Briefly, the government is empowered to deprive you of life, liberty, or property, but not without extending to you the benefits of whatever legal procedures are due. And while it's not easy to define due process, it's very easy to show examples of it.

Comes now the Wisconsin District I Court of Appeals with an extension of the benefits of process everyone can agree was due to the defendant. Arguably, well and way beyond what was due.

Anderson was convicted of two counts of third-degree sexual assault of a four-year-old girl. That assault, according to the victim's testimony, involved sodomy — in the literal sense, not in the euphemistic common law sense, which includes for activities aside from anal intercourse.

Apart from some very narrow exceptions, defendants facing sexual assault charges are not permitted to present evidence of the victim's past sexual activity. In this case, Anderson wished to present evidence that his mother had once observed the victim simulating cunnilingus on a Barbie doll.

Anderson claimed that, by not being allowed to have this evidence recorded, he was denied his own constitutional right to the presentation of an effective defense.
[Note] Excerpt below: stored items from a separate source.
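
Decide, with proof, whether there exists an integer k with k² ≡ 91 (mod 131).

k = 22

Take k = 22. Then 22² = 484 = 3·131 + 91, so 22² ≡ 91 (mod 131).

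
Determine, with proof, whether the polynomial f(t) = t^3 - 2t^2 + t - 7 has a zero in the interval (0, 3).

Such a root exists.

f(0) = -7 and f(3) = 5, which have opposite signs.
Since f is a polynomial it is continuous on [0, 3].
By the Intermediate Value Theorem, f takes the value 0 somewhere in the open interval.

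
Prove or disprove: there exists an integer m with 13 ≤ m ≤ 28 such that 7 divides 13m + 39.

m = 18 works, since 13·18 + 39 = 273 = 39·7.

m = 18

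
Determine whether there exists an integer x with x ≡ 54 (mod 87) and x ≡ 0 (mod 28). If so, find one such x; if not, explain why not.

x = 924

The moduli 87 and 28 are coprime, so by the Chinese Remainder Theorem a unique solution modulo 2436 exists.
Write x = 54 + 87t and require 54 + 87t ≡ 0 (mod 28), i.e. 87t ≡ 2 (mod 28).
87 ≡ 3 (mod 28), so this reads 3t ≡ 2 (mod 28). Note 3·19 = 57 ≡ 1 (mod 28) (as 57 − 1 = 2·28), so 3⁻¹ ≡ 19.
Multiplying by 19: t ≡ 19·2 = 38 ≡ 10 (mod 28).
Taking t = 10 gives x = 54 + 87·10 = 924.
Check: 924 mod 87 = 54, 924 mod 28 = 0. ✓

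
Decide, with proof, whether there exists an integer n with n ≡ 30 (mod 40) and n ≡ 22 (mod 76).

The moduli are not coprime: gcd(40, 76) = 4. Compatibility requires 4 ∣ (22 − 30) = -8, which holds, so solutions exist.
Put n = 30 + 40t, so we need 40t ≡ 68 (mod 76), equivalently (divide by 4) 10t ≡ 17 (mod 19).
Since 10·2 = 20 = 1·19 + 1, the inverse of 10 mod 19 is 2.
Multiplying by 2: t ≡ 2·17 = 34 ≡ 15 (mod 19).
Then n = 30 + 40·15 = 630.
Verify: 630 = 15·40 + 30 and 630 = 8·76 + 22. ✓

n = 630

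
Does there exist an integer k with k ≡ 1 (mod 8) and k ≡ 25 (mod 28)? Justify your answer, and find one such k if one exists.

k = 25

Here gcd(8, 28) = 4, and both 1 and 25 leave remainder 1 mod 4, so the system is consistent.
The integers ≡ 1 (mod 8) are 1, 9, 17, 25, …; their remainders mod 28 are 1, 9, 17, 25, so k = 25 is the first that is ≡ 25 (mod 28).
Indeed 25 ≡ 1 (mod 8) and 25 ≡ 25 (mod 28).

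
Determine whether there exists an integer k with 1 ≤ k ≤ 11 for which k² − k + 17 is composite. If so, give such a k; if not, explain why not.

The values for k = 1, 2, …, 11 are 17, 19, 23, 29, 37, 47, 59, 73, 89, 107, 127, and each of these is prime.
So no value in the range makes the expression composite.

No such integer k in that range exists.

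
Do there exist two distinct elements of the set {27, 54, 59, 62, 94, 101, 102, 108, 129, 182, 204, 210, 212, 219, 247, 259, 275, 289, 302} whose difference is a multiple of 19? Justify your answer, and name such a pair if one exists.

Residues mod 19: 27↦8, 54↦16, 59↦2, 62↦5, 94↦18, 101↦6, 102↦7, 108↦13, 129↦15, 182↦11, 204↦14, 210↦1, 212↦3, 219↦10, 247↦0, 259↦12, 275↦9, 289↦4, 302↦17.
All 19 residues are distinct, so no two elements differ by a multiple of 19.

No such pair exists.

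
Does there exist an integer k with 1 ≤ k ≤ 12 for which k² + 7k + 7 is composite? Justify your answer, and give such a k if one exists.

k = 12

At k = 12: 12² + 7·12 + 7 = 235 = 5·47, which is composite.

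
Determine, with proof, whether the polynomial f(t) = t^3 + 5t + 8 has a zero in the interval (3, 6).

No.

f(3) = 50 and f(6) = 254, both positive.
The derivative f'(t) = 3t^2 + 5 is a quadratic with discriminant 0² − 4·3·5 = -60 < 0; it never vanishes, so it is always positive (sign of the leading coefficient).
Hence f is strictly increasing on ℝ, and in particular on [3, 6]. A strictly monotone function with same-sign endpoint values stays positive on the whole interval, so f has no zero in (3, 6).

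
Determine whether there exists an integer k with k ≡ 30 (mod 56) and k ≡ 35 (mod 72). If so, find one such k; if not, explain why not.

Reduce both congruences modulo 8, which divides 56 and 72: they say k ≡ 30 (mod 8) and k ≡ 35 (mod 8).
These are incompatible: 30 − 35 = -5 is not divisible by 8.
Hence the system has no solution.

There is no such integer.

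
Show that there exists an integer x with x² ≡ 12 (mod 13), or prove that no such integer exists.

x = 8

x = 8 works: 8² = 64, and 64 − 12 = 52 = 4·13.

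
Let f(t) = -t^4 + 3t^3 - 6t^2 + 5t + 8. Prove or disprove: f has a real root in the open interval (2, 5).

f(2) = 2 and f(5) = -367, which have opposite signs.
Since f is a polynomial it is continuous on [2, 5].
By the Intermediate Value Theorem f must vanish at some point of (2, 5).

Such a root exists.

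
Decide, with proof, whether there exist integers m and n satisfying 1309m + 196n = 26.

Any value of 1309m + 196n is a multiple of gcd(1309, 196) = 7.
However 26 leaves remainder 5 on division by 7.
Hence no integers m, n satisfy the equation.

No, no such integers exist.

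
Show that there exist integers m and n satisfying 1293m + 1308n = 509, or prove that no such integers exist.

There are no such integers.

Any value of 1293m + 1308n is a multiple of gcd(1293, 1308) = 3.
But 509 is not a multiple of 3 (it leaves remainder 2).
So the equation is unsolvable over ℤ.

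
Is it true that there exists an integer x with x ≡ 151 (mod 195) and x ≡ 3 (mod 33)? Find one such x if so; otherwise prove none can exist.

There is no such integer.

gcd(195, 33) = 3. If x ≡ 151 (mod 195) and x ≡ 3 (mod 33), then x ≡ 151 (mod 3) and x ≡ 3 (mod 3).
But 151 mod 3 = 1 while 3 mod 3 = 0, a contradiction.
Therefore no such x exists.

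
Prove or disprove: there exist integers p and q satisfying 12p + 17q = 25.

p = 12, q = -7

Since gcd(12, 17) = 1, every integer is an integer combination of 12 and 17.
Run the Euclidean algorithm on 17 and 12: 17 = 1·12 + 5, 12 = 2·5 + 2, 5 = 2·2 + 1, 2 = 2·1 + 0.
Back-substituting, 1 = 5 − 2·2 = 5 − 2·(12 − 2·5) = −2·12 + 5·5 = −2·12 + 5·(17 − 1·12) = 5·17 − 7·12; that is, 12·(-7) + 17·5 = 1.
Times 25: 12·(-175) + 17·125 = 25, so (-175, 125) solves it.
Shifting by a multiple of (17, −12) keeps it a solution: p = -175 + 11·17 = 12, q = 125 − 11·12 = -7.
Indeed 12·12 + 17·(-7) = 144 − 119 = 25.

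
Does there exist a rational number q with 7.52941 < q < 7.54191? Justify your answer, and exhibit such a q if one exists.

Scale by 13: the interval becomes (97.88233, 98.04483), which contains the integer 98.
So q = 98/13 works: it is a ratio of integers, and dividing 13·7.52941 < 98 < 13·7.54191 through by 13 gives 7.52941 < 98/13 < 7.54191.

q = 98/13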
That's correct: Anderson considered his mother's claimed observation a defense against charges he'd sodomized a four-year-old girl.

Such are the ways of the law.

In any event, the judge who presided over Anderson's trial — it was a bench trial, where the judge additionally assumes the fact finding role of the jury — discounted the credibility of Anderson's mother's testimony in favor of the victim's mother's claim that not only did the incident never take place, the child never even played with dolls.
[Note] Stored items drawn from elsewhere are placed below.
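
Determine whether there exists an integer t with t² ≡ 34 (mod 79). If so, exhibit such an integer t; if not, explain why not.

Apply Euler's criterion with the prime 79: 34 is a quadratic residue iff 34^39 ≡ 1 (mod 79), and a non-residue iff it is ≡ −1.
Repeated squaring mod 79: 34^2 = 1156 ≡ 50; 34^4 ≡ 50² = 2500 ≡ 51; 34^8 ≡ 51² = 2601 ≡ 73; 34^16 ≡ 73² = 5329 ≡ 36; 34^32 ≡ 36² = 1296 ≡ 32.
Since 39 = 32 + 4 + 2 + 1, 34^39 ≡ 32 · 51 · 50 · 34; multiplying out mod 79: 32·51 = 1632 ≡ 52, then 52·50 = 2600 ≡ 72, then 72·34 = 2448 ≡ 78. Thus 34^39 ≡ 78 ≡ −1 (mod 79).
By Euler's criterion 34 is a quadratic non-residue mod 79: no t satisfies t² ≡ 34 (mod 79).

No such integer exists.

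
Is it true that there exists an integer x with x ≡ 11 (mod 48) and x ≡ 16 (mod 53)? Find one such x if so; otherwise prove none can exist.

The moduli 48 and 53 are coprime, so by the Chinese Remainder Theorem a unique solution modulo 2544 exists.
Any solution of the first congruence is x = 11 + 48t; substituting into the second, 48t ≡ 16 − 11 ≡ 5 (mod 53).
To invert 48 modulo 53: 53 = 1·48 + 5, 48 = 9·5 + 3, 5 = 1·3 + 2, 3 = 1·2 + 1, 2 = 2·1 + 0, and unwinding, 1 = 3 − 1·2 = 3 − (5 − 1·3) = −5 + 2·3 = −5 + 2·(48 − 9·5) = 2·48 − 19·5 = 2·48 − 19·(53 − 1·48) = −19·53 + 21·48. Thus 48⁻¹ ≡ 21 (mod 53).
Multiplying by 21: t ≡ 21·5 = 105 ≡ 52 (mod 53).
With t = 52: x = 11 + 48·52 = 2507.
Check: 2507 mod 48 = 11, 2507 mod 53 = 16. ✓

x = 2507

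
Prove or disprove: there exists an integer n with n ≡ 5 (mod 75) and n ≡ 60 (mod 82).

n = 2930

Since 75 and 82 share no common factor, CRT says the pair of congruences has a solution (unique mod 6150).
Any solution of the first congruence is n = 5 + 75t; substituting into the second, 75t ≡ 60 − 5 ≡ 55 (mod 82).
Invert 75 mod 82 by the Euclidean algorithm: 82 = 1·75 + 7, 75 = 10·7 + 5, 7 = 1·5 + 2, 5 = 2·2 + 1, 2 = 2·1 + 0; back-substituting, 1 = 5 − 2·2 = 5 − 2·(7 − 1·5) = −2·7 + 3·5 = −2·7 + 3·(75 − 10·7) = 3·75 − 32·7 = 3·75 − 32·(82 − 1·75) = −32·82 + 35·75. Hence 75·35 ≡ 1, so 75⁻¹ ≡ 35 (mod 82).
Therefore t ≡ 35·55 = 1925 ≡ 39 (mod 82).
With t = 39: n = 5 + 75·39 = 2930.
Verify: 2930 = 39·75 + 5 and 2930 = 35·82 + 60. ✓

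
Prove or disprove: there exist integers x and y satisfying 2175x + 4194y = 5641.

No such integers exist.

Both 2175 and 4194 are divisible by gcd(2175, 4194) = 3, hence so is any combination 2175x + 4194y.
However 5641 leaves remainder 1 on division by 3.
So the equation is unsolvable over ℤ.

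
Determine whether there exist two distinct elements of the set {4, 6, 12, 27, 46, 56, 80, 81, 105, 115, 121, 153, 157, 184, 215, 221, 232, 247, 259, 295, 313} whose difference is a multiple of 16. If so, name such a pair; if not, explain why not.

The pair (56, 184) works.

Reduce each element mod 16: 4↦4, 6↦6, 12↦12, 27↦11, 46↦14, 56↦8, 80↦0, 81↦1, 105↦9, 115↦3, 121↦9, 153↦9, 157↦13, 184↦8, 215↦7, 221↦13, 232↦8, 247↦7, 259↦3, 295↦7, 313↦9. The residue 8 repeats (at 56 and 184), and 184 − 56 = 128 = 8·16.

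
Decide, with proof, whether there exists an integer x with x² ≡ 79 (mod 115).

The prime 23 divides 115, so x² ≡ 79 (mod 115) would force x² ≡ 79 ≡ 10 (mod 23).
23 is prime, so by Euler's criterion 10 is a square mod 23 iff 10^((23−1)/2) = 10^11 ≡ 1 (mod 23).
Squaring successively (mod 23): 10^2 = 100 ≡ 8; 10^4 ≡ 8² = 64 ≡ 18; 10^8 ≡ 18² = 324 ≡ 2.
Since 11 = 8 + 2 + 1, 10^11 ≡ 2 · 8 · 10; multiplying out mod 23: 2·8 = 16 ≡ 16, then 16·10 = 160 ≡ 22. Thus 10^11 ≡ 22 ≡ −1 (mod 23).
The value −1 means 10 is a non-residue modulo 23, so x² ≡ 10 (mod 23) is impossible.
So 10 is not a square mod 23, and hence 79 is not a square mod 115.

No such integer exists.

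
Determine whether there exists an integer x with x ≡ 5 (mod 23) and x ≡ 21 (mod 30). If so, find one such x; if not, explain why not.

x = 51

gcd(23, 30) = 1, so the Chinese Remainder Theorem guarantees exactly one residue class mod 690 satisfying both.
Any solution of the first congruence is x = 5 + 23t; substituting into the second, 23t ≡ 21 − 5 ≡ 16 (mod 30).
To invert 23 modulo 30: 30 = 1·23 + 7, 23 = 3·7 + 2, 7 = 3·2 + 1, 2 = 2·1 + 0, and unwinding, 1 = 7 − 3·2 = 7 − 3·(23 − 3·7) = −3·23 + 10·7 = −3·23 + 10·(30 − 1·23) = 10·30 − 13·23. Thus 23⁻¹ ≡ -13 ≡ 17 (mod 30).
Therefore t ≡ 17·16 = 272 ≡ 2 (mod 30).
With t = 2: x = 5 + 23·2 = 51.
Verify: 51 = 2·23 + 5 and 51 = 1·30 + 21. ✓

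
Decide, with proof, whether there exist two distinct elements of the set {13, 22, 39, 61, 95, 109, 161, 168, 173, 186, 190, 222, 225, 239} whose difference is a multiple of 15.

Residues mod 15: 13↦13, 22↦7, 39↦9, 61↦1, 95↦5, 109↦4, 161↦11, 168↦3, 173↦8, 186↦6, 190↦10, 222↦12, 225↦0, 239↦14.
These 14 residues are pairwise different, hence no difference of two elements is divisible by 15.

No such pair exists.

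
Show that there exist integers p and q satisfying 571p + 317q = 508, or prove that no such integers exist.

Since gcd(571, 317) = 1, every integer is an integer combination of 571 and 317.
Run the Euclidean algorithm on 571 and 317: 571 = 1·317 + 254, 317 = 1·254 + 63, 254 = 4·63 + 2, 63 = 31·2 + 1, 2 = 2·1 + 0.
Working back up the chain: 1 = 63 − 31·2 = 63 − 31·(254 − 4·63) = −31·254 + 125·63 = −31·254 + 125·(317 − 1·254) = 125·317 − 156·254 = 125·317 − 156·(571 − 1·317) = −156·571 + 281·317. So 571·(-156) + 317·281 = 1.
Scaling by 508 gives the particular solution (p, q) = (-79248, 142748).
The general solution is p = -79248 + 317k, q = 142748 − 571k; taking k = 250 gives the smaller pair p = 2, q = -2.
Indeed 571·2 + 317·(-2) = 1142 − 634 = 508.

p = 2, q = -2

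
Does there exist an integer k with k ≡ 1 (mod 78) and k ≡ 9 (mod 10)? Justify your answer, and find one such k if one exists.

gcd(78, 10) = 2. A simultaneous solution exists iff 1 ≡ 9 (mod 2); here 1 mod 2 = 1 = 9 mod 2, so it does.
List candidates k ≡ 1 (mod 78): 1, 79. Modulo 10 these are 1, 9; 79 gives 9 as required.
Verify: 79 = 1·78 + 1 and 79 = 7·10 + 9. ✓

k = 79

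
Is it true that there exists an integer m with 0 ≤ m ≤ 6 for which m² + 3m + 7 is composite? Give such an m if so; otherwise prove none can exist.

m = 3

At m = 3: 3² + 3·3 + 7 = 25 = 5·5, which is composite.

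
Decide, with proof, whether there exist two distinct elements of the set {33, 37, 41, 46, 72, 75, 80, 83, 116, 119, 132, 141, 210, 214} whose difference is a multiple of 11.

The pair (33, 132) works.

Reduce each element mod 11: 33↦0, 37↦4, 41↦8, 46↦2, 72↦6, 75↦9, 80↦3, 83↦6, 116↦6, 119↦9, 132↦0, 141↦9, 210↦1, 214↦5. The residue 0 repeats (at 33 and 132), and 132 − 33 = 99 = 9·11.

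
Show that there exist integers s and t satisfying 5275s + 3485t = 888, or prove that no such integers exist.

No, no such integers exist.

Any value of 5275s + 3485t is a multiple of gcd(5275, 3485) = 5.
But 888 = 5·177 + 3, so 5 ∤ 888.
So the equation is unsolvable over ℤ.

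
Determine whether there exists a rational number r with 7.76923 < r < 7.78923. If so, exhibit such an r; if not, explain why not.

Scale by 9: the interval becomes (69.92307, 70.10307), which contains the integer 70.
Dividing back, 7.76923 < 70/9 < 7.78923, and 70/9 is rational.

r = 70/9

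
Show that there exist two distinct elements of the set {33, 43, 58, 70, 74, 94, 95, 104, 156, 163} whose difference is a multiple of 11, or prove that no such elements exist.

Reduce each element modulo 11: 33↦0, 43↦10, 58↦3, 70↦4, 74↦8, 94↦6, 95↦7, 104↦5, 156↦2, 163↦9.
No residue repeats among the 10 elements, so no pair has difference ≡ 0 (mod 11).

No such pair exists.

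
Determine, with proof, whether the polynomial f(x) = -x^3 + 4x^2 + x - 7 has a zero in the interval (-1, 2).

Yes, f has a root in the interval.

f(-1) = -3 and f(2) = 3, which have opposite signs.
Since f is a polynomial it is continuous on [-1, 2].
By the Intermediate Value Theorem f must vanish at some point of (-1, 2).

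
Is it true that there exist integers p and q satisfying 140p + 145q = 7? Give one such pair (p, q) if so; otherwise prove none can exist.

No, no such integers exist.

Any value of 140p + 145q is a multiple of gcd(140, 145) = 5.
However 7 leaves remainder 2 on division by 5.
Therefore 140p + 145q = 7 has no solution in integers.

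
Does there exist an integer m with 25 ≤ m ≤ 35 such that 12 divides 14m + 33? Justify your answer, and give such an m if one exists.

There is no such integer m in that range.

The values of 14m + 33 for m = 25, 26, …, 35 are 383, 397, 411, 425, 439, 453, 467, 481, 495, 509, 523; reduced mod 12 these are 11, 1, 3, 5, 7, 9, 11, 1, 3, 5, 7.
None is 0, so 12 never divides 14m + 33 on this range.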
As for the evidence that Anderson's right to due process was more than justly satisfied, the court's lengthy analysis of his purported defense is available here (.pdf; 12 pgs.).
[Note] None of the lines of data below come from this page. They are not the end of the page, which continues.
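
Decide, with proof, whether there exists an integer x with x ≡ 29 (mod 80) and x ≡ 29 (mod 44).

Here gcd(80, 44) = 4, and both 29 and 29 leave remainder 1 mod 4, so the system is consistent.
The smallest candidate x = 29 works directly: 29 ≡ 29 (mod 44).
Indeed 29 ≡ 29 (mod 80) and 29 ≡ 29 (mod 44).

x = 29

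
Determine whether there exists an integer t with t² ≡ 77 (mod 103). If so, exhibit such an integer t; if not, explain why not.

No such integer exists.

103 is prime, so by Euler's criterion 77 is a square mod 103 iff 77^((103−1)/2) = 77^51 ≡ 1 (mod 103).
Squaring successively (mod 103): 77^2 = 5929 ≡ 58; 77^4 ≡ 58² = 3364 ≡ 68; 77^8 ≡ 68² = 4624 ≡ 92; 77^16 ≡ 92² = 8464 ≡ 18; 77^32 ≡ 18² = 324 ≡ 15.
Since 51 = 32 + 16 + 2 + 1, 77^51 ≡ 15 · 18 · 58 · 77; multiplying out mod 103: 15·18 = 270 ≡ 64, then 64·58 = 3712 ≡ 4, then 4·77 = 308 ≡ 102. Thus 77^51 ≡ 102 ≡ −1 (mod 103).
By Euler's criterion 77 is a quadratic non-residue mod 103: no t satisfies t² ≡ 77 (mod 103).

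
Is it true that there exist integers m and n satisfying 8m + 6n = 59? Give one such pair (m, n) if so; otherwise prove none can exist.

gcd(8, 6) = 2, so every integer of the form 8m + 6n is a multiple of 2.
But 59 = 2·29 + 1, so 2 ∤ 59.
Hence no integers m, n satisfy the equation.

No, no such integers exist.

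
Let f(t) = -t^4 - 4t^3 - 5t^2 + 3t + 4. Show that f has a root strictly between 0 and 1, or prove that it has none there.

Yes, f has a root in the interval.

f(0) = 4 and f(1) = -3, which have opposite signs.
f is continuous everywhere (it is a polynomial), in particular on [0, 1].
By the Intermediate Value Theorem f must vanish at some point of (0, 1).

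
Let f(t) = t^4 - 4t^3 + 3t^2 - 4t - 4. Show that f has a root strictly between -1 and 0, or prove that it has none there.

f(-1) = 8 and f(0) = -4, which have opposite signs.
As a polynomial, f is continuous on every closed interval.
By the Intermediate Value Theorem, f takes the value 0 somewhere in the open interval.

Yes, f has a root in the interval.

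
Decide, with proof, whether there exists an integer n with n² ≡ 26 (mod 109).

n = 74 works: 74² = 5476, and 5476 − 26 = 5450 = 50·109.

n = 74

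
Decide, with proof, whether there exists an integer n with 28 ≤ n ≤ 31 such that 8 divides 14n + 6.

Scanning upward from n = 28 gives 398, 412, 426, none divisible by 8. Try n = 31: 14·31 + 6 = 440 = 55·8, which is divisible by 8.

n = 31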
And, of course, outside the referent legal paradigm, the notion that a four-year-old licking the crotch of a Barbie doll constitutes sexual activity in the first place is, to put it charitably, vaguely preposterous. Which is why this defendant may never claim he was not afforded due process pursuant to the court's extended treatment of what is, it seems to me, a pretty wild claim.

Accordingly, Anderson was deprived of several years' worth of liberty.

November 12, 2007

I don't read blogs

For a while I was, on occasion, looking at a few of the local self-styled “conservative” blogs. But it was a bad habit and I gave it up. My life is richer for lack of that particular component.

They are, for the most part, pointless, ridiculous, humorless — intentionally, at least — and, ultimately, annoying as hell.

It was like watching a low rent Bill O'Reilly, or some idiot televangelist (respectively, a physical impossibility and a redundancy): mildly amusing at the outset, but eventually just ... annoying as hell.

With one or two exceptions they have nothing interesting to say and as far as I'm concerned they are little more than fodder for ridicule. They never were anything else.

I appreciate that others will continue to monitor them, and continue to limn their hypocrisy, their breathtaking myopia, their selective deployment of data, and — especially — their phony self-righteous outrage.

Indeed, my stalwart associate Tim Rock provided some genuinely instructive entertainment the other day pursuant to just about exactly the foregoing criteria. The reader may follow the links here and here. Res ipsa loquitur, as they say: the thing speaks for itself.

Personally, I don't find it offensive because some xenophobic rube actually went over to a group of people conversing in Spanish at the Wal*Mart and told them to speak English or get out of the country. And I don't even find it offensive that a Milwaukee Journal-Sentinel columnist actually compared said xenophobic rube to — get this — H.L. Mencken.

In fact, for anyone who appreciates literature, or, at least, trenchant and stylish prose, that may have been the most offensive observation ever perpetrated on the internets.

But really, it's typically addlepated and nonsensical bluster and not worth any further effort. Selah.

eta: I'd be remiss not to hook up my good buddy the Brawler.